The Cypress tree is a small to medium-sized native softwood, widely distributed in inland areas of Australia with moderate rainfall. Pre-European settlement saw much of the country in New South Wales and Queensland now devoted to wheat growing originally covered with Cypress woodlands.

In the mid to late 1800's, when Europeans moved in with sheep and cattle, they disrupted Aboriginal burning, and in the late 1880's after drought and the churning of cloven hooves, followed by heavy rains, seedlings came up as thick as a crop of wheat over large areas. According to counts made around this time, in the great Pilliga Forests of northern NSW, it grew as mature old greys, spaced at four to the hectare with 30 odd young Cypress coming on to replace them.

Squatters mustered what stock survived and moved out, leaving the valuable self-generating Cypress Forests that we have available today.
Cypress is prolifically self-perpetuating under the right conditions but, unlike most native Australian plants, it cannot tolerate much fire.

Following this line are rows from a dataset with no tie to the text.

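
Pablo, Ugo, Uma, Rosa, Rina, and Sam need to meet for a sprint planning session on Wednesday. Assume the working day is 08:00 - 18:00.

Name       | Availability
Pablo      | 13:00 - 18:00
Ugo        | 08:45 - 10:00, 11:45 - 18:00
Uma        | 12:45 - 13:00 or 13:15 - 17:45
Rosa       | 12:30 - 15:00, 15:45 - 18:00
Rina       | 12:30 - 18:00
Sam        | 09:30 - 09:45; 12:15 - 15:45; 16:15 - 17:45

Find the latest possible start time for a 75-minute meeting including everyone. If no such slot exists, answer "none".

Pablo ∩ Ugo: 13:00-18:00.
Pablo ∩ Ugo ∩ Uma: 13:15-17:45.
Pablo ∩ Ugo ∩ Uma ∩ Rosa: 13:15-15:00, 15:45-17:45.
Pablo ∩ Ugo ∩ Uma ∩ Rosa ∩ Rina: 13:15-15:00, 15:45-17:45.
Pablo ∩ Ugo ∩ Uma ∩ Rosa ∩ Rina ∩ Sam: 13:15-15:00, 16:15-17:45.
The last common window of at least 75 minutes is 16:15-17:45; a 75-minute meeting can start as late as 16:30 and still end by 17:45.

16:30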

With the introduction of the rabbit, subsequent seedlings were quickly eaten, and it was not until the 1950's with more wet seasons and the introduction of Myxomatosis, that the cypress Forests experienced another seed drop, hence another layer added to the forest.

Again in the mid 1980's several 'wet' seasons saw another seed drop, giving the forest 3 distinct layers of Cypress.

This resource is managed by Forests NSW, with trees being selectively harvested, via a thinning process, ensuring a sustainable,
and enviromentally, best practice in Forest Management.